Man has been a tribal animal since he first walked erect, more than four million years ago. With the impediment of being bipedal, he could not out-climb or outrun his predators. Only through tribal cooperation could he hold his predators at bay.
For two million years, the early hominid was a herd/tribal animal, primarily a herd herbivore. During the next two million years the human was a tribal hunter/warrior. He still is. All of the human's social drives developed long before he developed intellectually. They are, therefore, instinctive. Such instincts as mother-love, compassion, cooperation, curiosity, inventiveness and competitiveness are ancient and embedded in the human. They were all necessary for the survival of the human and pre-human. Since human social drives are instinctive (not intellectual), they can not be modified through education (presentation of knowledge for future assimilation and use). As with all other higher order animals, however, proper behavior may be obtained through training (edict and explanation followed by enforcement).

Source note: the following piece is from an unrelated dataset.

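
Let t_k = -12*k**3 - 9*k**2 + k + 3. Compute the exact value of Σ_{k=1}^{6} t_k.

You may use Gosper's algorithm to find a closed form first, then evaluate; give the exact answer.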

The intellect, the magnitude of which separates the human from all other animals, developed slowly over the entire four million years or more of the human development. The intellect is not unique to the human, it is quite well developed in a number of the other higher animals. The intellect developed as a control over instincts to provide adaptable behavior. The human is designed by nature (evolution) to modify any behavior that would normally be instinctive to one that would provide optimum benefit (survivability). This process is called self-control or self-discipline, and is the major difference between the human and the lower order animals, those that apply only instinct to their behavioral decisions. Self-discipline, therefore, is the measuring stick of the human. The more disciplined behavior (behavior determined by intellect) displayed by the individual, the more human he becomes. The less disciplined behavior (behavior in response to instinct) displayed by an individual, the more he becomes like the lower order animals that are lacking in intellect and are driven by their instincts.
Concluding this story without giving tribute to an enigma in our history would not be proper. The Homo sapiens neandertalensis does not quite fit in our story. They probably came from far northern Europe, the descendants of an ancient Homo erectus tribe, a tribe that had migrated to that region many hundreds of thousands of years before. They had many physical characteristics of the modern Eskimo, who is well tuned to arctic living. They were stocky, almost massive, in build. The males were about 5'6" tall but they were much heavier and stronger than modern man. They had the large pronounced cheeks usually associated with cold weather adaptation. They walked as erectly as modern man. Their tools paralleled the coexisting Homo sapiens sapiens, but it is not known who copied. Although lacking a forehead, they had brains that averaged 1450cc, about 8% larger than modern man. They were the first to bury their dead, complete with flowers and artifacts. Were they cunning beasts? Or were they gentle and intelligent people? And what happened to them? Were they of the same species and their genes disappeared into a much larger pool? Or, (the most likely) did they get in the way of the early Homo sapiens sapiens and were simply exterminated? Late evidence in a study of the DNA from fossil remains seem to indicate that the neandertal was not assimilated into the gene pool of modern man.